Our Python code will be modeled after the Harvey algorithm. In essence, this algorithm starts by performing a force calculation using Gaussian ’09 in order to obtain second derivatives of position. Basic linear algebra is applied to obtain an orthogonal component of a gradient vector, which is then used to optimize toward an MECP using the Broyden–Fletcher–Goldfarb–Shanno (BFGS) algorithm.
The MECPro was written to be run from the command line on the Fulton Supercomputer (FSL) at Brigham Young University, but can also be modified to run on any supercomputer with Python 2.7 and Gaussian 09 installed. The software is available as open source code under the MIT license. We have already used a beta version to calculate MECPs in a manuscript that was just accepted for publication in the journal Organometallics. This year we have also assisted chemists at Emory University and Dow Chemical to use the MECPro software suite in their own research.
This project also included extending the MECPro beyond the command line. We wanted to build a graphical user interface (GUI) to improve the user experience. The GUI was a considerable programming challenge because I had never built a GUI before. While it is not perfect, I am proud of the progress we made. The GUI is also written in Python but is designed to run on a Windows machine by using secure shell (SSH) to access a user’s remote supercomputing account. The GUI allows users to create new jobs in addition to monitoring the outcome of previously submitted jobs. Some challenges included designing an interface that was usable, and learning how to use the model-view-controller pattern in a scripting language such as Python.

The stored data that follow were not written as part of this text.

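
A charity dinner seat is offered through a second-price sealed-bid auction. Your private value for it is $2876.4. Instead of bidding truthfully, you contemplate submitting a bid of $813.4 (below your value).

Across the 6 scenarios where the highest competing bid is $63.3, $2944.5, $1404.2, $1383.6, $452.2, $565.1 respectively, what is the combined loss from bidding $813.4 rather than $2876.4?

The deviation costs you only when the competing bid falls strictly between $813.4 and $2876.4; elsewhere both bids give the same outcome.
$63.3: outcomes coincide → loss $0.
$2944.5: outcomes coincide → loss $0.
$1404.2: truthful payoff $1472.2, deviation payoff $0 → loss $1472.2.
$1383.6: truthful payoff $1492.8, deviation payoff $0 → loss $1492.8.
$452.2: outcomes coincide → loss $0.
$565.1: outcomes coincide → loss $0.
Total loss = $1472.2 + $1492.8 = $2965.

$2965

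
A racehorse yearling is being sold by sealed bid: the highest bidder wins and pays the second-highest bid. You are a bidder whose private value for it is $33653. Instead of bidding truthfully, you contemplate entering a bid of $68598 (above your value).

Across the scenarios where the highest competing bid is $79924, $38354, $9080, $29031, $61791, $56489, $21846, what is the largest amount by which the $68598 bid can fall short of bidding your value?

$28138

$79924: same outcome either way → loss $0.
$38354: truthful gives $0, deviation gives −$4701 → loss $4701.
$9080: same outcome either way → loss $0.
$29031: same outcome either way → loss $0.
$61791: truthful gives $0, deviation gives −$28138 → loss $28138.
$56489: truthful gives $0, deviation gives −$22836 → loss $22836.
$21846: same outcome either way → loss $0.
Maximum loss: $28138.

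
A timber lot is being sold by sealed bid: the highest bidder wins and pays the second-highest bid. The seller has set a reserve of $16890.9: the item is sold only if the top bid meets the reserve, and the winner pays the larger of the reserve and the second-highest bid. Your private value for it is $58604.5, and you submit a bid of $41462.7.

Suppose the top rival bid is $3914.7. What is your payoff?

Your bid $41462.7 is the highest and exceeds the reserve.
Price = max(second-highest bid, reserve) = max($3914.7, $16890.9) = $16890.9.
Payoff = $58604.5 − $16890.9 = $41713.6.

$41713.6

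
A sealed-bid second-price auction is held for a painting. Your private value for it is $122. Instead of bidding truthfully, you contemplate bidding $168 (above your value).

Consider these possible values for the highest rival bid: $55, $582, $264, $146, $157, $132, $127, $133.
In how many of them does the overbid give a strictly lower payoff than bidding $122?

5

The deviation hurts exactly when the highest competing bid lies strictly between $122 and $168 — overbidding then wins at a price above your value.
$55: below both → same outcome either way.
$582: above both → same outcome either way.
$264: above both → same outcome either way.
$146: inside the interval → strictly worse (loss $24).
$157: inside the interval → strictly worse (loss $35).
$132: inside the interval → strictly worse (loss $10).
$127: inside the interval → strictly worse (loss $5).
$133: inside the interval → strictly worse (loss $11).
Count: 5.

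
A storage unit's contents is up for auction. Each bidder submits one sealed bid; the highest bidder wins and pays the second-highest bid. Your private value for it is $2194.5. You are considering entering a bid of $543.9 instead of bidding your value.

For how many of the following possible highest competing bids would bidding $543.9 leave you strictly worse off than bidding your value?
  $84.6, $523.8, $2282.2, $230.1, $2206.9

0

The deviation hurts exactly when the highest competing bid lies strictly between $543.9 and $2194.5 — underbidding then forfeits a profitable win.
$84.6: below both → same outcome either way.
$523.8: below both → same outcome either way.
$2282.2: above both → same outcome either way.
$230.1: below both → same outcome either way.
$2206.9: above both → same outcome either way.
Count: 0.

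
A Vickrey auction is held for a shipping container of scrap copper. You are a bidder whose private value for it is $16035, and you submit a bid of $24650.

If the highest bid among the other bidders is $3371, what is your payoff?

$12664

Your bid $24650 exceeds the highest competing bid $3371, so you win.
In a second-price auction the winner pays the second-highest bid, $3371.
Payoff = value − price = $16035 − $3371 = $12664.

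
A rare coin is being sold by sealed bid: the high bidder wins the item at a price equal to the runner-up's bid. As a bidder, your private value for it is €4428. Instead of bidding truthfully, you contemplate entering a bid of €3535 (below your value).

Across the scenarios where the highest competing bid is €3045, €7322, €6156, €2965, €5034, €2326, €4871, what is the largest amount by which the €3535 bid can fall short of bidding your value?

€0

€3045: same outcome either way → loss €0.
€7322: same outcome either way → loss €0.
€6156: same outcome either way → loss €0.
€2965: same outcome either way → loss €0.
€5034: same outcome either way → loss €0.
€2326: same outcome either way → loss €0.
€4871: same outcome either way → loss €0.
Maximum loss: €0.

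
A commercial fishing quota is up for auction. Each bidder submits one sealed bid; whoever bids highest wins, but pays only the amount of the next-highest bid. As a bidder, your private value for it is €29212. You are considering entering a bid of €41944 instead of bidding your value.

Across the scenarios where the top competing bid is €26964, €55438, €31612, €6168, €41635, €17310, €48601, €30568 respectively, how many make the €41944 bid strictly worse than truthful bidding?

3

The deviation hurts exactly when the highest competing bid lies strictly between €29212 and €41944 — overbidding then wins at a price above your value.
€26964: below both → same outcome either way.
€55438: above both → same outcome either way.
€31612: inside the interval → strictly worse (loss €2400).
€6168: below both → same outcome either way.
€41635: inside the interval → strictly worse (loss €12423).
€17310: below both → same outcome either way.
€48601: above both → same outcome either way.
€30568: inside the interval → strictly worse (loss €1356).
Count: 3.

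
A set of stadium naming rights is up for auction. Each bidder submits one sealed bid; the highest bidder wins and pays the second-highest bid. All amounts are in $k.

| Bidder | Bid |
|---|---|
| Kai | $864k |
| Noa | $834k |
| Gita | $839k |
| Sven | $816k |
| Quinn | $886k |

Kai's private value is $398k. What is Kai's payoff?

$0k

Highest bid: Quinn at $886k, so Quinn wins.
Second-highest bid: Kai at $864k — that is the price the winner pays.
Kai did not win, so Kai pays nothing and receives nothing: payoff $0k.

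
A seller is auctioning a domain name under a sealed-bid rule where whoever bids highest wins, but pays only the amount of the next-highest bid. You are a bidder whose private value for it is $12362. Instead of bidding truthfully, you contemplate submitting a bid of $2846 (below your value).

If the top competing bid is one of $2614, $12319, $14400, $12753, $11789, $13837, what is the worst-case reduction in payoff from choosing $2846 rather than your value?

$2614: same outcome either way → loss $0.
$12319: truthful gives $43, deviation gives $0 → loss $43.
$14400: same outcome either way → loss $0.
$12753: same outcome either way → loss $0.
$11789: truthful gives $573, deviation gives $0 → loss $573.
$13837: same outcome either way → loss $0.
Maximum loss: $573.

$573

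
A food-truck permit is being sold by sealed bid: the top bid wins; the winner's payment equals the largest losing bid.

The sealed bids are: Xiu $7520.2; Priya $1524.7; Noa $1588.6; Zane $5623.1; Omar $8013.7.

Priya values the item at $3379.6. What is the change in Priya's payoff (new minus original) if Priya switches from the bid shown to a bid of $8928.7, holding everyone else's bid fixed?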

We also needed to the design the GUI for backwards compatibility with older versions of the MECPro.
Overall this undergraduate research project has been successful in producing user-friendly software to calculate MECPs at Brigham Young University and other organizations. It has also been successful in allowing me to strengthen my skills as a computer scientist by practicing software development and exploring new technologies.